Still Life with Two Dead Peacocks and a Girl

Somewhere between the opening poem, "I Have Lived My Whole Life in a Painting Called Paradise," and the concluding "I Climbed Out of a Painting Called Paradise," the narrator of the lyrical, lusty, art-centric Still Life with Two Dead Peacocks and a Girl breaks away from the comfort of a Midwestern pastoral. She trades in milkweeds, hollyhocks and honeybees "to climb over the edge and plummet into whatever is beyond it.... Some say it is hell, and some say just another bolder paradise."

In a medley of structure, cadence and syntax, Pulitzer finalist Diane Seuss (Four-Legged Girl) leads her narrator through a museum of still-life paintings from the masters (Van Gogh, Dürer and the Rembrandt of the book's title) and the less well-known Gijsbrechts and Galizia, with stops at the more modern work of Warhol and Pollock (likening the work of the latter to a Walmart parking lot: "Frozen Coke splatter.... Vomit-arc. Winding loops of coal tar sealant.") In a string of self-portrait poems, Seuss reflects on the scrapes and stumbles of youth and the premature deaths of parents, poets and rock stars like Amy Winehouse ("the spitting image of my aesthetic as expressed in my approach to eyeliner").

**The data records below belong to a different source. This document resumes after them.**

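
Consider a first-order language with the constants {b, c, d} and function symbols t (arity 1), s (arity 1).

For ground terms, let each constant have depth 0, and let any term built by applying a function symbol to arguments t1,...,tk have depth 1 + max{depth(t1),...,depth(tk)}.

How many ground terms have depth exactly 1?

Let N_k = |{terms of depth ≤ k}|. Then N_0 = 3 and N_k = 3 + N_{k-1} + N_{k-1} for k ≥ 1 (one summand per function symbol, arity giving the exponent).
N_0 = 3
N_1 = 3 + 3 + 3 = 9
Terms of depth exactly 1: N_1 − N_0 = 9 − 3 = 6.

6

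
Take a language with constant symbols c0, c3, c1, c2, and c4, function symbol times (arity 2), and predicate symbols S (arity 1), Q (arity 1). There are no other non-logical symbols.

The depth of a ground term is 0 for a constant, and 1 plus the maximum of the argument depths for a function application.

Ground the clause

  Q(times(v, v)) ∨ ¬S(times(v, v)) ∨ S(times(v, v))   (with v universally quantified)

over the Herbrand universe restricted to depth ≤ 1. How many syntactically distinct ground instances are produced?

Ground terms of depth ≤ 1:
  Let N_k = |{terms of depth ≤ k}|. Then N_0 = 5 and N_k = 5 + N_{k-1}^2 for k ≥ 1 (one summand per function symbol, arity giving the exponent).
  N_0 = 5
  N_1 = 5 + 5^2 = 30
So there are 30 ground terms available for substitution.
The body mentions the single quantified variable v; since ground terms form a free algebra, no two substitutions collapse to the same formula.
Number of ground instances = 30.

30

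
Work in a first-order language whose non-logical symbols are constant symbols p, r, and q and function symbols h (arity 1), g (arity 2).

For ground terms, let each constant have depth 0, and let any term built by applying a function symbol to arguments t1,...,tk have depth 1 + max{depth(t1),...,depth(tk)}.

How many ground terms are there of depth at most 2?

243

Count level by level. With function symbols h/1, g/2, the terms of depth ≤ k are the 3 constants together with each function applied to depth-≤(k−1) tuples, so N_k = 3 + N_{k-1} + N_{k-1}^2.
N_0 = 3
N_1 = 3 + 3 + 3^2 = 15
N_2 = 3 + 15 + 15^2 = 243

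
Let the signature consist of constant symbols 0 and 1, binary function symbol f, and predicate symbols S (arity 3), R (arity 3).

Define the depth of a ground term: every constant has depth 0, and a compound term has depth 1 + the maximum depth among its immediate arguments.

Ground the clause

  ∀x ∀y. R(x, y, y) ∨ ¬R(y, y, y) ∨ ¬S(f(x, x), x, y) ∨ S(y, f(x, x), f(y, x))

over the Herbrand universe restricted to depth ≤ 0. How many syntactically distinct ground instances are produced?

4

Ground terms of depth ≤ 0:
  Let N_k count ground terms of depth at most k. Each non-constant term of depth ≤ k is some function symbol applied to depth-≤(k−1) arguments, giving N_k = 2 + N_{k-1}^2.
  N_0 = 2
  Explicitly: 0, 1.
So there are 2 ground terms available for substitution.
There are 2 variables to instantiate (x, y), each occurring in at least one literal, so different choices give different ground instances.
Number of ground instances = 2^2 = 4.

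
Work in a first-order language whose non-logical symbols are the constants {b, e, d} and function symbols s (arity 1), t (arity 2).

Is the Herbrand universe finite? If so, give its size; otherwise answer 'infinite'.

The signature has at least one function symbol (s, arity 1) and at least one constant (b).
Iterating s gives infinitely many distinct ground terms: b, s(b), s(s(b)), ...
So the Herbrand universe is infinite.

infinite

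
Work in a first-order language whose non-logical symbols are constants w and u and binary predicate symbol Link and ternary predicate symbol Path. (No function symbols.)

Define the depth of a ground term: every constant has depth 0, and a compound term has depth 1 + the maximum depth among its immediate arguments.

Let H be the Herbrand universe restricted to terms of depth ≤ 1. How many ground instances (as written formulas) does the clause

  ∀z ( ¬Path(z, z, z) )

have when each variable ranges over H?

2

Ground terms of depth ≤ 1:
  With no function symbols every ground term is a constant, so there are exactly 2 ground terms at every depth bound.
  N_0 = 2
  N_1 = 2
  Explicitly: w, u.
So there are 2 ground terms available for substitution.
The variable z ranges independently over the available ground terms, and distinct assignments produce distinct instances.
Number of ground instances = 2.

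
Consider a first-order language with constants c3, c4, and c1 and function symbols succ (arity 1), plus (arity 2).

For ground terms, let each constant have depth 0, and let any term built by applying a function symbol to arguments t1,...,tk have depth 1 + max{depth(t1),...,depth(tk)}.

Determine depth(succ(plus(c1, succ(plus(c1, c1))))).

4

depth(plus(c1, c1)) = 1 + max(0, 0) = 1
depth(succ(plus(c1, c1))) = 1 + depth(plus(c1, c1)) = 1 + 1 = 2
depth(plus(c1, succ(plus(c1, c1)))) = 1 + max(0, 2) = 3
depth(succ(plus(c1, succ(plus(c1, c1))))) = 1 + depth(plus(c1, succ(plus(c1, c1)))) = 1 + 3 = 4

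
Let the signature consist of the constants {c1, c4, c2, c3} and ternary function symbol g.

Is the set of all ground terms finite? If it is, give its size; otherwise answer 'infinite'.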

If escaping into art is the driving motif of Seuss's new collection, she breaks the gallery walk sequences with a run of innovative unrhymed sonnets, a modified sestina and prose poems as colloquial as a like-filled teen conversation about cancer or a factory girl's celebration of a pregnancy ("we hire a party bus and all us girls go out on the town, barbeque, bowling, and a Black Sabbath tribute band"). Still Life with Two Dead Peacocks and a Girl is as much about running as it is about standing still, and as much about confronting death as it is about rediscovering life. --Bruce Jacobs, founding partner, Watermark Books & Cafe, Wichita, Kan.